BERND VON JUTRCZENKA / KEYSTONE
Mit anderen Worten: Das politische Jahr 2026 beginnt, wie das verblichene 2025 geendet hat: Kein Konflikt hat sich über die Silvesternacht erledigt, die Konjunkturflaute der deutschen Wirtschaft ist nicht verschwunden, und auch in den Umfragen ziehen die Meinungsforscher 2026 kein neues weisses Blatt für die Wählergunst aus der Schublade.
In ihren Klausuren zum Jahresauftakt werden die Parteien sich dennoch der Illusion hingeben, die politische Agenda des neuen Jahres bestimmen zu können. Tatsächlich aber dürften die fünf anstehenden Landtagswahlen in den Bindestrichländern Baden-Württemberg, Rheinland-Pfalz, Sachsen-Anhalt, Mecklenburg-Vorpommern und in Berlin die Agenda bestimmen und einigermassen durcheinanderwirbeln. Das erwartete gute Abschneiden der AfD wird vor allem für die Union die Spielräume enger machen. Welche Konsequenzen CDU und CSU daraus ziehen, ist einstweilen noch unklar. Fest steht allerdings, dass bis zum jeweiligen Wahlabend die heiligen Schwüre, nie und nimmer mit der AfD zu kooperieren, noch inniger als sonst vorgetragen werden.
Kanzler Friedrich Merz (CDU) wird Ende Februar auf dem CDU-Bundesparteitag in Stuttgart bereits einen ersten Abstimmungstest über sich und seine Amtsführung absolvieren müssen.
Alles in allem liegt über dem politischen Jahr 2026 in Deutschland eine ungute Duldungsstarre des Ignorierens und Nicht-wahrhaben-Wollens: Die Rentenkommission soll bis zur Mitte des Jahres eine langfristig tragende, tiefgreifende Reform vorlegen, die auf Grund der Mitwirkung von SPDnahen Experten wenig erwarten lässt.
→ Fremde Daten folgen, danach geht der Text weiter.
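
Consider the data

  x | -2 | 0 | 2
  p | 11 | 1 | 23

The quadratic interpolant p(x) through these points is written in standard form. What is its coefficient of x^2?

4

Build the Lagrange basis polynomials:
L_0(x) = x(x - 2) / [8] = (1/8)x^2 - (1/4)x
L_1(x) = (x + 2)(x - 2) / [-4] = -(1/4)x^2 + 1
L_2(x) = (x + 2)x / [8] = (1/8)x^2 + (1/4)x
p(x) = 11·L_0 + 1·L_1 + 23·L_2
Only the coefficient of x^2 is needed; take it from each L_i and combine:
11·(1/8) + 1·(-1/4) + 23·(1/8) = 4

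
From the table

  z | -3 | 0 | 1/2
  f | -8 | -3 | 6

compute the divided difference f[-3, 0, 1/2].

f[-3,0] = (-3 - (-8)) / (0 - (-3)) = 5/3
f[0,1/2] = (6 - (-3)) / (1/2 - 0) = 18
f[-3,0,1/2] = (18 - 5/3) / (1/2 - (-3)) = 14/3

14/3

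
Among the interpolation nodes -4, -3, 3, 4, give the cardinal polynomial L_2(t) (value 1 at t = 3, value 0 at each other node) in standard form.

L_2(t) = -(1/42)t^3 - (1/14)t^2 + (8/21)t + 8/7

L_2(t) = (t + 4)(t + 3)(t - 4) / [(7)·(6)·(-1)]
       = (t^3 + 3t^2 - 16t - 48) / (-42)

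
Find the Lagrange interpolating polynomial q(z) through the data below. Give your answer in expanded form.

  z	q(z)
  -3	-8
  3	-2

q(z) = z - 5

L_0(z) = (z - 3) / [-6] = -(1/6)z + 1/2
L_1(z) = (z + 3) / [6] = (1/6)z + 1/2
q(z) = (-8)·L_0 + (-2)·L_1
  (-8)·L_0(z) = (4/3)z - 4
  (-2)·L_1(z) = -(1/3)z - 1
Adding term by term: z - 5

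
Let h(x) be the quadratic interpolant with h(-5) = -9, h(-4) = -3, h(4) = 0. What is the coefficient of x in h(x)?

Build the Lagrange basis polynomials:
L_0(x) = (x + 4)(x - 4) / [9] = (1/9)x^2 - 16/9
L_1(x) = (x + 5)(x - 4) / [-8] = -(1/8)x^2 - (1/8)x + 5/2
L_2(x) = (x + 5)(x + 4) / [72] = (1/72)x^2 + (1/8)x + 5/18
h(x) = (-9)·L_0 + (-3)·L_1 + 0·L_2
Only the coefficient of x is needed; take it from each L_i and combine:
(-9)·(0) + (-3)·(-1/8) + 0·(1/8) = 3/8

3/8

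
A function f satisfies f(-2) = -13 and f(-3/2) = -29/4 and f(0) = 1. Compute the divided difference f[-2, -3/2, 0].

f[-2,-3/2] = (-29/4 - (-13)) / (-3/2 - (-2)) = 23/2
f[-3/2,0] = (1 - (-29/4)) / (0 - (-3/2)) = 11/2
f[-2,-3/2,0] = (11/2 - 23/2) / (0 - (-2)) = -3

-3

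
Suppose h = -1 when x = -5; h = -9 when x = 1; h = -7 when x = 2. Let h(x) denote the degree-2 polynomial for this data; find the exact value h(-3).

-157/21

Using Newton's divided-difference form:
h[-5,1] = (-9 - (-1)) / (1 - (-5)) = -4/3
h[1,2] = (-7 - (-9)) / (2 - 1) = 2
h[-5,1,2] = (2 - (-4/3)) / (2 - (-5)) = 10/21
h(-3) = -1 + (-4/3)·(2) + (10/21)·(2)·(-4) = -157/21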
Ein wirklicher Befreiungsschlag für die Wirtschaft, für das ersatzlose Streichen ganzer Monsterbürokratie-Richtlinien aus Brüssel ist so nötig wie unwahrscheinlich, und ein vernünftiger, konstruktiver Umgang mit der AfD dürfte allenfalls von dieser an der Wahlurne erzwungen werden.
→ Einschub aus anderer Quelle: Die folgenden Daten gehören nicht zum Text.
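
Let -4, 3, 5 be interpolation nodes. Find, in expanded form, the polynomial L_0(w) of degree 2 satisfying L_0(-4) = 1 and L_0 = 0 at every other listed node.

L_0(w) = (w - 3)(w - 5) / [(-7)·(-9)]
       = (w^2 - 8w + 15) / (63)

L_0(w) = (1/63)w^2 - (8/63)w + 5/21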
Das grosse Problem, das im vor uns liegenden Jahr mit voller Wucht aufbrechen dürfte, ist ein verkrustetes Politiksystem, das nicht mehr in der Lage ist, den Wählerwillen in die entsprechende Gestaltung umzusetzen. Besser gesagt: Nicht das System versagt, sondern die Akteure. Die etwas gebremste Migration wird Haushalte, Kommunen und Kriminalpolizei auch 2026 an die Belastungsgrenze führen. Die Giftigkeit der gesellschaftlichen Diskurse dürfte mit dem weiteren Erstarken der AfD als Projektionsfläche für Protest ebenfalls nicht abnehmen. Der Streit um den öffentlichen Rundfunk und die Überwachung von Social-Media-Plattformen geht in die nächsten Runden, und der Ukraine-Krieg wird weitere Milliarden verschlingen für Waffen, für das Bürgergeld der in Deutschland lebenden Ukrainer und für den Wiederaufbau des maroden und korruptionsgeplagten Landes.
Das Versagen des politischen Systems führt leider dazu, dass all diese Probleme nicht strategisch und zumindest versuchsweise planvoll angegangen werden, wie der Mainzer Historiker Professor Andreas Rödder bei mir im Interview erklärt, weil sich die selbsternannten «Parteien der Mitte» zu einer Koalition der Unwilligen dauerhaft aneinandergekettet haben. Anstatt zu neuen Ufern aufzubrechen, dürften 2026 also die alten Konflikte besonders heftig aufbrechen, und jeder denkbare Durchbruch eher der ungesunden Variante beim Blinddarm oder im Bauchraum gleichen. Chaos und Notoperation inklusive.
Mit anderen Worten: Läuft für Deutschland. Prost Neujahr!